I am not sure the market will be blown away by 2Q numbers, as some posters have suggested. Don't forget the huge Deep Panuke bonus in Q1 (300 million in cash flow) from selling 250 million cubic feet per day over $15. There will be huge drop from Deep Panuke for Q2. (Should be nice again next winter however).
What I do hope to see are good results on a series of TMS wells from ECA and from HK which could clearly establish that area as the next high return shale play and that will lead shift to flat out development as occurred at Eagleford.

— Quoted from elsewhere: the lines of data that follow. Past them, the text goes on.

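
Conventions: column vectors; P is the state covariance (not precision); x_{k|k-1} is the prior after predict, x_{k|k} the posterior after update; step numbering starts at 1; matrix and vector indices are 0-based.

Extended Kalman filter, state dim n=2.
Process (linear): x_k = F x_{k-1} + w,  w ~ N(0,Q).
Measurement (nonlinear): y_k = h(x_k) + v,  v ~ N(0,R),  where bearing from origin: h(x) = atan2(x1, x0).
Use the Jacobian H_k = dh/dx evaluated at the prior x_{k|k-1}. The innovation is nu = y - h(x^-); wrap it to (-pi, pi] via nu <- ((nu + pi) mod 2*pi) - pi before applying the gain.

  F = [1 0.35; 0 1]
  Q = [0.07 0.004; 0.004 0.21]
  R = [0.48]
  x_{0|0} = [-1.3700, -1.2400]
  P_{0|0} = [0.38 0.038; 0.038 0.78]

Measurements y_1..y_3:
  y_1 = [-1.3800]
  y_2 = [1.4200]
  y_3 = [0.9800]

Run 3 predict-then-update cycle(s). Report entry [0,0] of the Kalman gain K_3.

K[0,0] = -0.2100

step 1: x^-=[-1.8040, -1.2400]  P^-=[0.5721 0.3150; 0.3150 0.9900]  H_jac=[0.2588 -0.3765]  S=[0.5972]  K=[0.0493; -0.4875]  nu=[1.1594]  x^+=[-1.7468, -1.8053]  P^+=[0.5707 0.3294; 0.3294 0.8480]
step 2: x^-=[-2.3786, -1.8053]  P^-=[0.9751 0.6302; 0.6302 1.0580]  H_jac=[0.2025 -0.2668]  S=[0.5272]  K=[0.0556; -0.2934]  nu=[-2.3708]  x^+=[-2.5105, -1.1098]  P^+=[0.9735 0.6388; 0.6388 1.0127]
step 3: x^-=[-2.8989, -1.1098]  P^-=[1.6147 0.9972; 0.9972 1.2227]  H_jac=[0.1152 -0.3009]  S=[0.5430]  K=[-0.2100; -0.4659]  nu=[-2.5272]  x^+=[-2.3681, 0.0678]  P^+=[1.5907 0.9441; 0.9441 1.1048]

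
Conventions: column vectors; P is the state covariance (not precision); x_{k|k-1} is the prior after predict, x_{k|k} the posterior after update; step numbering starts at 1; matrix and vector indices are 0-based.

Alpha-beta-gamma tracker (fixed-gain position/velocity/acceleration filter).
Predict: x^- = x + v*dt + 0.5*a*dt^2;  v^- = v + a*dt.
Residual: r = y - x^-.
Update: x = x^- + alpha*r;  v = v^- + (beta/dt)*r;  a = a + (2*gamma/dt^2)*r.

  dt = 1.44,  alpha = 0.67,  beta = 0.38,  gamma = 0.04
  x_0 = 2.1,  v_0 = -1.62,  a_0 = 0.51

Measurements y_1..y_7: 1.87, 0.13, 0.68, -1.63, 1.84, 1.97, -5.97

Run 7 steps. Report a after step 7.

step 1: x_pred=0.2960  r=1.5740  x^+=1.3506  v^+=-0.4702  a^+=0.5707
step 2: x_pred=1.2652  r=-1.1352  x^+=0.5046  v^+=0.0521  a^+=0.5269
step 3: x_pred=1.1259  r=-0.4459  x^+=0.8271  v^+=0.6932  a^+=0.5097
step 4: x_pred=2.3538  r=-3.9838  x^+=-0.3153  v^+=0.3759  a^+=0.3560
step 5: x_pred=0.5951  r=1.2449  x^+=1.4292  v^+=1.2171  a^+=0.4041
step 6: x_pred=3.6007  r=-1.6307  x^+=2.5081  v^+=1.3686  a^+=0.3411
step 7: x_pred=4.8327  r=-10.8027  x^+=-2.4051  v^+=-0.9908  a^+=-0.0756

a_post = -0.0756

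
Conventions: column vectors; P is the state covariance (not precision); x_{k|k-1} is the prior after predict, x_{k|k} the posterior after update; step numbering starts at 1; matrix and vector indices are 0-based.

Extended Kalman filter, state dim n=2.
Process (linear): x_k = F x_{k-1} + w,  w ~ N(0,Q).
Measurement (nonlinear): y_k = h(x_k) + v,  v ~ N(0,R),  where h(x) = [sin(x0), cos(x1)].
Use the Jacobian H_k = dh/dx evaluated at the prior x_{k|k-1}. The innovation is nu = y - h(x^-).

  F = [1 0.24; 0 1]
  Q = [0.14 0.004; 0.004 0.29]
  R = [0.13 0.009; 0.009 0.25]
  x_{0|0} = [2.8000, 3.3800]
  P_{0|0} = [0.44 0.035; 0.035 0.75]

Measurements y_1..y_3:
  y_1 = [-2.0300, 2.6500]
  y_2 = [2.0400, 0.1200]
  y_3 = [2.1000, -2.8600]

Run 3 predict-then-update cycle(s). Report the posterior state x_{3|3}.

x_post = [8.2789, 9.8767]

step 1: x^-=[3.6112, 3.3800]  P^-=[0.6400 0.2190; 0.2190 1.0400]  H_jac=[-0.8917 0.0000; 0.0000 0.2362]  S=[0.6389 -0.0371; -0.0371 0.3080]  K=[-0.8897 0.0607; -0.2612 0.7659]  nu=[-1.5775, 3.6217]  x^+=[5.2345, 6.5660]  P^+=[0.1291 0.0303; 0.0303 0.8009]
step 2: x^-=[6.8103, 6.5660]  P^-=[0.3298 0.2266; 0.2266 1.0909]  H_jac=[0.8643 0.0000; 0.0000 -0.2790]  S=[0.3763 -0.0456; -0.0456 0.3349]  K=[0.7468 -0.0870; 0.4170 -0.8520]  nu=[1.5369, -0.8403]  x^+=[8.0312, 7.9227]  P^+=[0.1114 0.0539; 0.0539 0.7499]
step 3: x^-=[9.9327, 7.9227]  P^-=[0.3205 0.2378; 0.2378 1.0399]  H_jac=[-0.8738 0.0000; 0.0000 -0.9976]  S=[0.3747 0.2163; 0.2163 1.2850]  K=[-0.7097 -0.0652; -0.0980 -0.7909]  nu=[2.5863, -2.7913]  x^+=[8.2789, 9.8767]  P^+=[0.1063 0.0227; 0.0227 0.1991]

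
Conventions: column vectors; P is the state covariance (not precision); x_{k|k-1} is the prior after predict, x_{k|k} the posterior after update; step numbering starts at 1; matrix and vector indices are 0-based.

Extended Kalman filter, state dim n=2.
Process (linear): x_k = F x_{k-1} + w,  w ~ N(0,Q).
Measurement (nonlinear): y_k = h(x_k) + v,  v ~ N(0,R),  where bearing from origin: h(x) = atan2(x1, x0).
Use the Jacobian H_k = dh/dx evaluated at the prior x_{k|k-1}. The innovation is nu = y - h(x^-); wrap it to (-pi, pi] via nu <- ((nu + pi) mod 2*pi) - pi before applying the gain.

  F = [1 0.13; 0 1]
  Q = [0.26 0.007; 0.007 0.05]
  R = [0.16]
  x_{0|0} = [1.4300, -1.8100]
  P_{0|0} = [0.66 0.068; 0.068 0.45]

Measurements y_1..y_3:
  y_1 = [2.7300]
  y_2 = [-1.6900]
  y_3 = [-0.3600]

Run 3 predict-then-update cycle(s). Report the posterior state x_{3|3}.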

You are perfectly on the mark when you say that Deep Panuke will contribute much much less this time around.
I guess my view is that the consensus estimate is 27 cents (barely increased in the last three months from 21 cents). EPS for Q1 was 70 cents! That is a drop of 70% in earnings quarter to quarter. That tells me that the market is clearly factoring the fact that Deep Panuke will not have a repeat performance (at least until next winter).
So what does 27 cents compare to? Well, let's see what they delivered in Q2 last year (2013). They earned 34 cents for Q2 2013. And that was in an environment with slightly lower NG prices (realized 4.17, NYMEX: 4.09) over the quarter. But more importantly, it was in an environment where they had just started cost cutting and they had just started gearing up towards liquids production with 47.6 Mbbls/d. Just the production from the EagleFord field alone gives about 53 Mbbls/d (and mostly oil, not NGLs!) according to the most recent investor presentation.
What is hard to factor in is the lost production from the asset sales. A quick back of the envelope computation (using Q2 2013 numbers) and we get a reduction of 4.6 (50% of PrarieSky in Q2 2013) + 7.4 (Big Horn) + 4.9 (Jonah) + .9 (East Texas).
That corresponds to 17.8 Mbbls/d of liquids (mostly NGL, not oil) of lost production from fields sold since Q2 2013. That is significantly less than the additional 53 Mbbls/d from the EagleFord. Furthermore, the other fields (Montney, DJ Basin, San Juan, TMS) are all producing significantly more liquids (at least as of Q1 2014) relative to Q2 2013. And again, pricing was just as good this quarter as it was last year for Q2.
So in all, beyond all the (hopefully) exciting news from TMS and other emerging fields, I think the actual numbers of current ongoing operations will start reflecting what a different firm ECA is today relative to a year ago. GLTA, do your own D&D.